Permeability and mechanical integrity of porous biomorphic SiC ceramics for application as hot-gas filters

Biomorphic SiC is a biotemplated material fabricated by Si melt-infiltration of carbon preforms from wood pyrolysis. In this work, porous bioSiC ceramics from five different wood precursors, with porosities between 45 and 72% were studied for their feasibility in filtering applications. Gas permeability and mechanical stability were investigated as a function of the microstructure of the starting wood precursor. Air-permeation performance at room temperature was measured for a range of flow rates, and the permeability constants were assessed by fitting of Forchheimer's equation to the experimental data. Darcian permeabilities were achieved in the range 10−11–10−12m2, while inertial terms were in the range 10−7–10−8m, showing a correlation with the average pore size and orientation of the larger channels. Regarding the mechanical stability, maximum compressive strength values were reached in the range of 3–115MPa.

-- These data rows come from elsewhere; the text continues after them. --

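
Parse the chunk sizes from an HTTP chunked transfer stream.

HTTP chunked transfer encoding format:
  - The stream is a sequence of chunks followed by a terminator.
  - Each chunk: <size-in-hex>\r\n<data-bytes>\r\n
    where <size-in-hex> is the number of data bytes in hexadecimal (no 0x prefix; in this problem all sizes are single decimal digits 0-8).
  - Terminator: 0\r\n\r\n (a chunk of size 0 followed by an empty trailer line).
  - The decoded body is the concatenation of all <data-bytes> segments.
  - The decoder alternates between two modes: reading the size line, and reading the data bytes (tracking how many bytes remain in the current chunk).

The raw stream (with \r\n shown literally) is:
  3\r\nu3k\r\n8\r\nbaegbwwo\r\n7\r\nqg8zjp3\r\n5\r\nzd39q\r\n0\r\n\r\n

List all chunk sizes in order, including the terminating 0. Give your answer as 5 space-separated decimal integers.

Answer: 3 8 7 5 0

Derivation:
Chunk 1: stream[0..1]='3' size=0x3=3, data at stream[3..6]='u3k' -> body[0..3], body so far='u3k'
Chunk 2: stream[8..9]='8' size=0x8=8, data at stream[11..19]='baegbwwo' -> body[3..11], body so far='u3kbaegbwwo'
Chunk 3: stream[21..22]='7' size=0x7=7, data at stream[24..31]='qg8zjp3' -> body[11..18], body so far='u3kbaegbwwoqg8zjp3'
Chunk 4: stream[33..34]='5' size=0x5=5, data at stream[36..41]='zd39q' -> body[18..23], body so far='u3kbaegbwwoqg8zjp3zd39q'
Chunk 5: stream[43..44]='0' size=0 (terminator). Final body='u3kbaegbwwoqg8zjp3zd39q' (23 bytes)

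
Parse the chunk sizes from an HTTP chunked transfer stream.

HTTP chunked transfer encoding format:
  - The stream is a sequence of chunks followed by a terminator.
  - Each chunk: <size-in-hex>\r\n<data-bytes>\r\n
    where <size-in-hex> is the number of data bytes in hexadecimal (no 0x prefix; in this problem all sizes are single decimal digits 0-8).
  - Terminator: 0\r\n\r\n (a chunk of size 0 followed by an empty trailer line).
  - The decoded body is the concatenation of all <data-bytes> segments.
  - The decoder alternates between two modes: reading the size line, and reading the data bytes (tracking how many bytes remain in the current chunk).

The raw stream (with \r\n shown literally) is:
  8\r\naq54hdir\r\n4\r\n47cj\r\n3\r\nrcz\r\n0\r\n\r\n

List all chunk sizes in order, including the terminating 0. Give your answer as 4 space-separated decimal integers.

Chunk 1: stream[0..1]='8' size=0x8=8, data at stream[3..11]='aq54hdir' -> body[0..8], body so far='aq54hdir'
Chunk 2: stream[13..14]='4' size=0x4=4, data at stream[16..20]='47cj' -> body[8..12], body so far='aq54hdir47cj'
Chunk 3: stream[22..23]='3' size=0x3=3, data at stream[25..28]='rcz' -> body[12..15], body so far='aq54hdir47cjrcz'
Chunk 4: stream[30..31]='0' size=0 (terminator). Final body='aq54hdir47cjrcz' (15 bytes)

Answer: 8 4 3 0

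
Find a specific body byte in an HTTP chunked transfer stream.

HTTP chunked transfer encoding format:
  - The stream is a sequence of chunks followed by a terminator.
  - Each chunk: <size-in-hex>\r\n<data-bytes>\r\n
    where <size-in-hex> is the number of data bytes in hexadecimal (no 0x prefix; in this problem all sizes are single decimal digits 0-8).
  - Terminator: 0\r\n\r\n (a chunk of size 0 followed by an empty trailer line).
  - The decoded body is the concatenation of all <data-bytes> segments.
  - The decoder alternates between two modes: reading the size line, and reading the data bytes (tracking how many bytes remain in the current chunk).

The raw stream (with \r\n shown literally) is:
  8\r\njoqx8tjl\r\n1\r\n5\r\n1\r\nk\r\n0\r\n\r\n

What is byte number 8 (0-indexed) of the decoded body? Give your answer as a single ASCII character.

Chunk 1: stream[0..1]='8' size=0x8=8, data at stream[3..11]='joqx8tjl' -> body[0..8], body so far='joqx8tjl'
Chunk 2: stream[13..14]='1' size=0x1=1, data at stream[16..17]='5' -> body[8..9], body so far='joqx8tjl5'
Chunk 3: stream[19..20]='1' size=0x1=1, data at stream[22..23]='k' -> body[9..10], body so far='joqx8tjl5k'
Chunk 4: stream[25..26]='0' size=0 (terminator). Final body='joqx8tjl5k' (10 bytes)
Body byte 8 = '5'

Answer: 5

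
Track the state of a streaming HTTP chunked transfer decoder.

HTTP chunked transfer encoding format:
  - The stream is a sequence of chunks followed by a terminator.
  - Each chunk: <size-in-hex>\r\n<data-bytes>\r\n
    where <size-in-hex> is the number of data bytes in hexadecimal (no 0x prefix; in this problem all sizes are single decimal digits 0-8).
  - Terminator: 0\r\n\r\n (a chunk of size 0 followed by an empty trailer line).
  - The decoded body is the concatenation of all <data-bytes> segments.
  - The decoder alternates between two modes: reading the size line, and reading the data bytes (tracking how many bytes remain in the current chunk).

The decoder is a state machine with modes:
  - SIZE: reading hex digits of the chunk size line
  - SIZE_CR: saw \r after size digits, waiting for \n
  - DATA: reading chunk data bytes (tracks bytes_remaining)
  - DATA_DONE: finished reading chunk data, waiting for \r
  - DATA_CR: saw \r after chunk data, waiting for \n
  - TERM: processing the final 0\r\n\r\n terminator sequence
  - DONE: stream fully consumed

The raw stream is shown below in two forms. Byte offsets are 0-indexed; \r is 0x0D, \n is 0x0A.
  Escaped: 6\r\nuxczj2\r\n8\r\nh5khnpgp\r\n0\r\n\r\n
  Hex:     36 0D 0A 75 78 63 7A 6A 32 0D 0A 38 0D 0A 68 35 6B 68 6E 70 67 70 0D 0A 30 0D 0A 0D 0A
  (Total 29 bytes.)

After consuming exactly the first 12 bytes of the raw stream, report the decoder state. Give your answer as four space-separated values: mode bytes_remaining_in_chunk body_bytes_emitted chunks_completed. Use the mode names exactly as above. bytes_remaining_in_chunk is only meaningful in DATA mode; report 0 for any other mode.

Byte 0 = '6': mode=SIZE remaining=0 emitted=0 chunks_done=0
Byte 1 = 0x0D: mode=SIZE_CR remaining=0 emitted=0 chunks_done=0
Byte 2 = 0x0A: mode=DATA remaining=6 emitted=0 chunks_done=0
Byte 3 = 'u': mode=DATA remaining=5 emitted=1 chunks_done=0
Byte 4 = 'x': mode=DATA remaining=4 emitted=2 chunks_done=0
Byte 5 = 'c': mode=DATA remaining=3 emitted=3 chunks_done=0
Byte 6 = 'z': mode=DATA remaining=2 emitted=4 chunks_done=0
Byte 7 = 'j': mode=DATA remaining=1 emitted=5 chunks_done=0
Byte 8 = '2': mode=DATA_DONE remaining=0 emitted=6 chunks_done=0
Byte 9 = 0x0D: mode=DATA_CR remaining=0 emitted=6 chunks_done=0
Byte 10 = 0x0A: mode=SIZE remaining=0 emitted=6 chunks_done=1
Byte 11 = '8': mode=SIZE remaining=0 emitted=6 chunks_done=1

Answer: SIZE 0 6 1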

These results improve our understanding of the ways in which the microstructure influences permeability and mechanical robustness, enabling the device requirements to be tailored by selecting the wood precursor. It was also shown that these materials are promising for hot-gas filtering applications. [Display omitted] •Porous biomorphic SiC ceramics were tested for strength and permeability.•Porosity values ranging 45-73% resulted in permeability values of 10-11-10-12 m2.•Permeability, described by Forchheimer’s equation, depends mainly on the average pore size and pore alignment.•Experimental permeability constants are comparable to current commercial filters with adequate mechanical strength.•These materials with tailored permeability and mechanical properties are promising for hot-gas filtering applications.